A broader and more in-depth picture of what is happening in France is offered in a book just published by Avenir de la Culture, under the direction of Atilio Faoro.1 The authors explain that wokeism, heir to the Soviet Terror and Great Purges, is a global ideology that wants to turn society into a vast re-education camp. For the fanatics of this ideology, “French gastronomy is racist”, “classical literature is sexist”, “a man can be pregnant”, the 4,600 municipalities that bear the name of a saint must be “unbaptised”, the basilica of Notre Dame is a symbol of oppression and should be renamed “Notre Dame of the survivors of paedo-criminality”. The French language itself should be deconstructed, for example by replacing the term “hommage”, which harks back to feudal language, with that of “femmage”, just as instead of “patrimoine” the term “matrimoine” should be used, in order not to grant male chauvinism even the slightest semantic advantage.
This is not a matter of folly but of consequences in keeping with a vision of the world that rejects the historical memory of the West, and in particular its Christian roots.

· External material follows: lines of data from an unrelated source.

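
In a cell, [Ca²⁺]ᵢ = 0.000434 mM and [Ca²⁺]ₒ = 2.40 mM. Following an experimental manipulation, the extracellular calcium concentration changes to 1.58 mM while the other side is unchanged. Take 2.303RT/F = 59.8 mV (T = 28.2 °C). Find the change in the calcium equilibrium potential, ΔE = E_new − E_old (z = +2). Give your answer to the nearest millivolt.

E_old = (59.8/2)·log₁₀(2.40/0.000434) = 111.91 mV
E_new = (59.8/2)·log₁₀(1.58/0.000434) = 106.48 mV
ΔE = 106.48 − (111.91) = -5.43 mV

-5 mV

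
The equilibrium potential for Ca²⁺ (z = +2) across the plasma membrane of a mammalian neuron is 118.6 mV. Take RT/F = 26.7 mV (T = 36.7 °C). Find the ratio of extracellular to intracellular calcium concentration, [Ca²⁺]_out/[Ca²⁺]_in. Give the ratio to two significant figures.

7200

ln([out]/[in]) = E·z/(26.7) = 118.6 × 2 / 26.7 = 8.8839
[out]/[in] = e^(8.8839) = 7215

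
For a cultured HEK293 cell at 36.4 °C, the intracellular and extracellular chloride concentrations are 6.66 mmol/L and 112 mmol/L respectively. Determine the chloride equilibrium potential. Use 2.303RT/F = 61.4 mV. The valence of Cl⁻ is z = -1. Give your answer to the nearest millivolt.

E = (61.4/z) · log₁₀([Cl⁻]_out/[Cl⁻]_in) with z = -1.
For an anion, dividing by z = -1 reverses the sign.
= (61.4/-1) · log₁₀(112/6.66) = -61.40 · log₁₀(16.82)
= -61.40 · (1.2257) = -75.26 mV

-75 mV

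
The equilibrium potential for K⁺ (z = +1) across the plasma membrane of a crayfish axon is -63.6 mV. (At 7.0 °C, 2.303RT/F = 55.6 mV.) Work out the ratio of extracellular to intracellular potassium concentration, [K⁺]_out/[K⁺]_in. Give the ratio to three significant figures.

0.0718

log₁₀([out]/[in]) = E·z/(55.6) = -63.6 × 1 / 55.6 = -1.1439
[out]/[in] = 10^(-1.1439) = 0.0718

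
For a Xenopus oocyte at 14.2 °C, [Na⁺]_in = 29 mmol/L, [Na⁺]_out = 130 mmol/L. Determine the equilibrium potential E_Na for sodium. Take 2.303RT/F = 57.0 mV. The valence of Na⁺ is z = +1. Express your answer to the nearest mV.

37 mV

E = (57.0/z) · log₁₀([Na⁺]_out/[Na⁺]_in) with z = +1.
= (57.0/1) · log₁₀(130/29) = 57.00 · log₁₀(4.483)
= 57.00 · (0.6515) = 37.14 mV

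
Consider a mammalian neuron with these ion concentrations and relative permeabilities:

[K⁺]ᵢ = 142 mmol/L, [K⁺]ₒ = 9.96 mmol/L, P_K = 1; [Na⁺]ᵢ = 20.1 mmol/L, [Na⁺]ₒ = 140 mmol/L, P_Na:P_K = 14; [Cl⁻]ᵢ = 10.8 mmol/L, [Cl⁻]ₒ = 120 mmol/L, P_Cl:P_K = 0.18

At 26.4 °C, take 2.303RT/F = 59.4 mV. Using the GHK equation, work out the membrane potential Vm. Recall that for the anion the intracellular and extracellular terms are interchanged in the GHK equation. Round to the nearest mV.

Vm = 59.4 · log₁₀[(Σ P·[cation]ₒ + Σ P·[anion]ᵢ) / (Σ P·[cation]ᵢ + Σ P·[anion]ₒ)]
Numerator = 1×9.96 + 14×140 + 0.18×10.8 = 1972
Denominator = 1×142 + 14×20.1 + 0.18×120 = 445
Vm = 59.4 · log₁₀(4.4312) = 59.4 × (0.6465) = 38.40 mV

38 mV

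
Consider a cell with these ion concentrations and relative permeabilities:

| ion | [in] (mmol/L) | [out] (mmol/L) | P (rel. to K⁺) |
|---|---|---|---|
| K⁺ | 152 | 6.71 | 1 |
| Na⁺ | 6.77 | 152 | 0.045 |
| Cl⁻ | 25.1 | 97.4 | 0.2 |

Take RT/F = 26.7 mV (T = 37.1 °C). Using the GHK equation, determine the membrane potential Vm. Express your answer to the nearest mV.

Vm = 26.7 · ln[(Σ P·[cation]ₒ + Σ P·[anion]ᵢ) / (Σ P·[cation]ᵢ + Σ P·[anion]ₒ)]
Numerator = 1×6.71 + 0.045×152 + 0.2×25.1 = 18.57
Denominator = 1×152 + 0.045×6.77 + 0.2×97.4 = 171.8
Vm = 26.7 · ln(0.1081) = 26.7 × (-2.2247) = -59.40 mV

-59 mV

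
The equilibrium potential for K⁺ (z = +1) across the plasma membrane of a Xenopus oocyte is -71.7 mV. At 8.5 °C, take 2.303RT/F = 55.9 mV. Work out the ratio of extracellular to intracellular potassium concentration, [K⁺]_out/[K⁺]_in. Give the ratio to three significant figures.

log₁₀([out]/[in]) = E·z/(55.9) = -71.7 × 1 / 55.9 = -1.2826
[out]/[in] = 10^(-1.2826) = 0.05216

0.0522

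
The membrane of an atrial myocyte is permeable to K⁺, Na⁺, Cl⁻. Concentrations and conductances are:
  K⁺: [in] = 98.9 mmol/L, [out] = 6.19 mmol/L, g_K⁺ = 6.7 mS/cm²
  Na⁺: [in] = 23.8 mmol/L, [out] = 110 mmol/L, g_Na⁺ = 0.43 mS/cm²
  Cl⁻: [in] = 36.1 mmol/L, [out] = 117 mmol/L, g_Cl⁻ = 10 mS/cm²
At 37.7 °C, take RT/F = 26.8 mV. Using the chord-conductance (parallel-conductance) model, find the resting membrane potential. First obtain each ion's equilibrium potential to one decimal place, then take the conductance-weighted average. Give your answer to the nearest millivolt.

-46 mV

E_K⁺ = (26.8/1)·ln(6.19/98.9) = -74.3 mV
E_Na⁺ = (26.8/1)·ln(110/23.8) = 41.0 mV
E_Cl⁻ = (26.8/-1)·ln(117/36.1) = -31.5 mV
Vm = (Σ gᵢEᵢ)/(Σ gᵢ) = (6.7·-74.3 + 0.43·41.0 + 10·-31.5) / (6.7 + 0.43 + 10)
= -795.18 / 17.13 = -46.42 mV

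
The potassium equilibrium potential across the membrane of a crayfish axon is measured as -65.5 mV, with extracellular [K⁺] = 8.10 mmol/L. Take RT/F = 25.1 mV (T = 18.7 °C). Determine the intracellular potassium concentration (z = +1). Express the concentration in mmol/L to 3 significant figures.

Nernst: E = (25.1/1) · ln([out]/[in]), so ln([out]/[in]) = -65.5 × 1 / 25.1 = -2.6096.
[out]/[in] = e^(-2.6096) = 0.07357.
[in] = 8.10 / 0.07357 = 110.1 mmol/L.

110 mmol/L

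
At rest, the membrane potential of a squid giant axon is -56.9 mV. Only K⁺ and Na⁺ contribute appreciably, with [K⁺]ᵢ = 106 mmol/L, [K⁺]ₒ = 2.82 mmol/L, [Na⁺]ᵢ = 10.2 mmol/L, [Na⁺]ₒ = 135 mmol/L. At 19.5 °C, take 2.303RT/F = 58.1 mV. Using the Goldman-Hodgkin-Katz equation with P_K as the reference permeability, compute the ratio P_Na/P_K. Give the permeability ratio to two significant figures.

0.062

Let α = P_Na/P_K. GHK: Vm = 58.1·log₁₀[(Kₒ + α·Naₒ)/(Kᵢ + α·Naᵢ)].
10^(Vm/58.1) = 10^(-56.9/58.1) = 0.10487
So 0.10487·(Kᵢ + α·Naᵢ) = Kₒ + α·Naₒ → α = (0.10487·106.0 − 2.82) / (135.0 − 0.10487·10.2)
α = (11.12 − 2.82) / (135.0 − 1.07) = 8.296/133.9 = 0.06194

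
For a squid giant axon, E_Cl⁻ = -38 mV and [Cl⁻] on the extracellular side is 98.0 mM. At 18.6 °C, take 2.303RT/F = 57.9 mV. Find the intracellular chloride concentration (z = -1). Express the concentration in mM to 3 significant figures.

21.6 mM

Nernst: E = (57.9/-1) · log₁₀([out]/[in]), so log₁₀([out]/[in]) = -38.0 × -1 / 57.9 = 0.6563.
[out]/[in] = 10^(0.6563) = 4.532.
[in] = 98.0 / 4.532 = 21.62 mM.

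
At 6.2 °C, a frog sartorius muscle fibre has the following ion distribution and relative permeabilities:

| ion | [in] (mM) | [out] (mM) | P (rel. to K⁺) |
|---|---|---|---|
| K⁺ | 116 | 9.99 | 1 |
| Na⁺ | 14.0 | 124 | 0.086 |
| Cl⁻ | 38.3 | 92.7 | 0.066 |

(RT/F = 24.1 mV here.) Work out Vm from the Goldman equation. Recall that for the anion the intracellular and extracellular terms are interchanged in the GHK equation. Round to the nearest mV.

-40 mV

Vm = 24.1 · ln[(Σ P·[cation]ₒ + Σ P·[anion]ᵢ) / (Σ P·[cation]ᵢ + Σ P·[anion]ₒ)]
Numerator = 1×9.99 + 0.086×124 + 0.066×38.3 = 23.18
Denominator = 1×116 + 0.086×14.0 + 0.066×92.7 = 123.3
Vm = 24.1 · ln(0.18798) = 24.1 × (-1.6714) = -40.28 mV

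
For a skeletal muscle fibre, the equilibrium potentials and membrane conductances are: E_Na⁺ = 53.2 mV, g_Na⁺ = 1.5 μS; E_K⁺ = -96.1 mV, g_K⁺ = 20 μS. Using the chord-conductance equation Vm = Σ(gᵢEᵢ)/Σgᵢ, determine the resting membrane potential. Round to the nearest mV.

Σ gᵢEᵢ = 1.5·(53.2) + 20·(-96.1) = -1842.20
Σ gᵢ = 1.5 + 20 = 21.5
Vm = -1842.20 / 21.5 = -85.68 mV

-86 mV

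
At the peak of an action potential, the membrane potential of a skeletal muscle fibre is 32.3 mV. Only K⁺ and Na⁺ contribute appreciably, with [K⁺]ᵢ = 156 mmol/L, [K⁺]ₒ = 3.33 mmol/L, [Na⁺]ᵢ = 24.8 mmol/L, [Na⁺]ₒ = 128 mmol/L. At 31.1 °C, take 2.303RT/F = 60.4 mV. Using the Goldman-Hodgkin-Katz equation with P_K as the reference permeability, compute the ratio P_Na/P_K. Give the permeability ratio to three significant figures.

12.3

Let α = P_Na/P_K. GHK: Vm = 60.4·log₁₀[(Kₒ + α·Naₒ)/(Kᵢ + α·Naᵢ)].
10^(Vm/60.4) = 10^(32.3/60.4) = 3.4258
So 3.4258·(Kᵢ + α·Naᵢ) = Kₒ + α·Naₒ → α = (3.4258·156.0 − 3.33) / (128.0 − 3.4258·24.8)
α = (534.4 − 3.33) / (128.0 − 84.96) = 531.1/43.04 = 12.34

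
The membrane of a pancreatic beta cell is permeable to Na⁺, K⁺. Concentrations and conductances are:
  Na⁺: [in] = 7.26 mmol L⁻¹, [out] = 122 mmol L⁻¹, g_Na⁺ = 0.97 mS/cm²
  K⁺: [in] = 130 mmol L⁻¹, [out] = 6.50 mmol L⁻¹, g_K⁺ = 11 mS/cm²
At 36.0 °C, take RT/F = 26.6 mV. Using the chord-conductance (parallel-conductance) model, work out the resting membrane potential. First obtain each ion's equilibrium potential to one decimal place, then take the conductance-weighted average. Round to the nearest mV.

-67 mV

E_Na⁺ = (26.6/1)·ln(122/7.26) = 75.1 mV
E_K⁺ = (26.6/1)·ln(6.50/130) = -79.7 mV
Vm = (Σ gᵢEᵢ)/(Σ gᵢ) = (0.97·75.1 + 11·-79.7) / (0.97 + 11)
= -803.85 / 11.97 = -67.16 mV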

In order to develop, however, culture, which is the exercise of man’s spiritual and intellectual faculties, needs a memory that may preserve and pass on what man has already produced in history. Memory is the awareness of one’s roots and of the fruits that they have borne. The German philosopher Josef Pieper observed:
“The true-to-being character of memory means simply that it ‘contains’ in itself real things and events as they really are and were. The falsification of recollection by the assent or negation of the will is memory’s worst foe; for it most directly frustrates its primary function: to be a ‘container’ of the truth of real things.”2
In order to assert itself, a lie needs to destroy the truth that is contained in memory. For this reason the erasure of memory, which contains the truth of history, is a crime against humanity, and the woke revolution is an expression of it. Wokeism has developed in the West to destroy the West, but it has nothing to do with the history and identity of our civilisation, of which it constitutes a radical antithesis. The detractors of the West who allow themselves to be seduced by prescriptions such as those of Islamic Eurabia, the Muscovite Third Rome and Chinese neo-communism are embracing a suicidal itinerary. Woke ideology is the last stage of a disease long in the making, which cannot be cured by killing the patient. Wokeism and cancel culture are not the death throes of the West, but the tumour cells of an organism that was healthy and can still heal, if there come, as we hope, a radical intervention of the Divine Surgeon.
Notes
- Atilio Faoro (ed.), La Révolution Woke débarque en France (Avenir de la Culture, Paris, 2023) p 86.
- Josef Pieper, Prudence (Pantheon Books, New York, 1959) p 32.